Icons have practically no downside; they can be small and simple or large and elaborate, and they always add to the readability and interest of any text block. As infographics and other icon-heavy types of webpages have shown, sometimes a great set of well-designed icons can practically carry a landing page design. Zoho’s description of features (pictured above), for example, would be deadly dull without the addition of icons. My Asset Tag’s intangible asset guide (pictured below), on the other hand, uses large icons to break up sections of the landing page and guide readers through the content.

Color

Meaningful Color Choices

Different combinations of colors encourage certain reactions in people, and these influences can be a subtle yet powerful motivator. There are many connotations associated with each color, but some of the most elemental ones are practically universal: for example, red is an energizing color that works well for grabbing attention, while blue is a good hue for creating a soothing effect. It’s definitely worthwhile to investigate color psychology, and make sure that your palette is the right choice for the message you’re trying to send.

Plenty of Contrast

Because the headline and call to action are so essential to a good landing page, it’s important to utilize all the tricks of the trade to emphasize these elements. One of the best ways to do this is by using contrasting colors, which when applied correctly can be extremely impactful. Simply Business’ guide to CRO uses a soothing and calming light blue, but puts the headline, CTA, and most important elements in a contrasting burnt orange, which immediately catches the user’s attention.

Imagery

Photography and Illustration

Depending on the goals of your landing page and your brand identity, you might go several different ways with your illustrative elements. A really modern, graphic approach might use simple color blocking with interesting type, while a simple and minimalist approach would maybe choose thin, clean type and a wash of light color. But most landing pages are enhanced by the addition of either photography or illustration.

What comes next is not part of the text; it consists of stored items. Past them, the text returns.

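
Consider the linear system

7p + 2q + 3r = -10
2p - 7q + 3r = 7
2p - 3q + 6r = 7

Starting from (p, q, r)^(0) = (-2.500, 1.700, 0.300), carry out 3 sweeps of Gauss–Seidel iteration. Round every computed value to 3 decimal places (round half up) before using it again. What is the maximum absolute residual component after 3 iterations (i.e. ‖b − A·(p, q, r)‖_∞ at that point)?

Iteration 1:
  p = (-10 - (2)·1.700 - (3)·0.300) / (7) = -2.043
  q = (7 - (2)·-2.043 - (3)·0.300) / (-7) = -1.455
  r = (7 - (2)·-2.043 - (-3)·-1.455) / (6) = 1.120
Iteration 2:
  p = (-10 - (2)·-1.455 - (3)·1.120) / (7) = -1.493
  q = (7 - (2)·-1.493 - (3)·1.120) / (-7) = -0.947
  r = (7 - (2)·-1.493 - (-3)·-0.947) / (6) = 1.191
Iteration 3:
  p = (-10 - (2)·-0.947 - (3)·1.191) / (7) = -1.668
  q = (7 - (2)·-1.668 - (3)·1.191) / (-7) = -0.966
  r = (7 - (2)·-1.668 - (-3)·-0.966) / (6) = 1.240
Residual b − A·x = (-0.112, -0.146, -0.002); ∞-norm = 0.146

0.146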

Bear.CSS, for example, uses its cartoon-style illustration style to enliven the page and add a sense of playfulness to a fairly dry and utilitarian product. Rdio on the other hand, uses layered and colorized photography to inject the simple layout with an edginess that matches the product perfectly.

Interactive and Video

Sometimes a video or interactive element can convey what no amount of text or images can. If that’s the case for your product, make sure that it’s as smoothly produced as Path’s video; the concept is so perfectly explained that there’s no need for any other elements above the fold.

No matter what your product is, there’s a way to present it in a landing page that should speak to your target audience and create the conversions that you’re hoping for. Cross these items off your list to make sure you’re starting off on the right foot.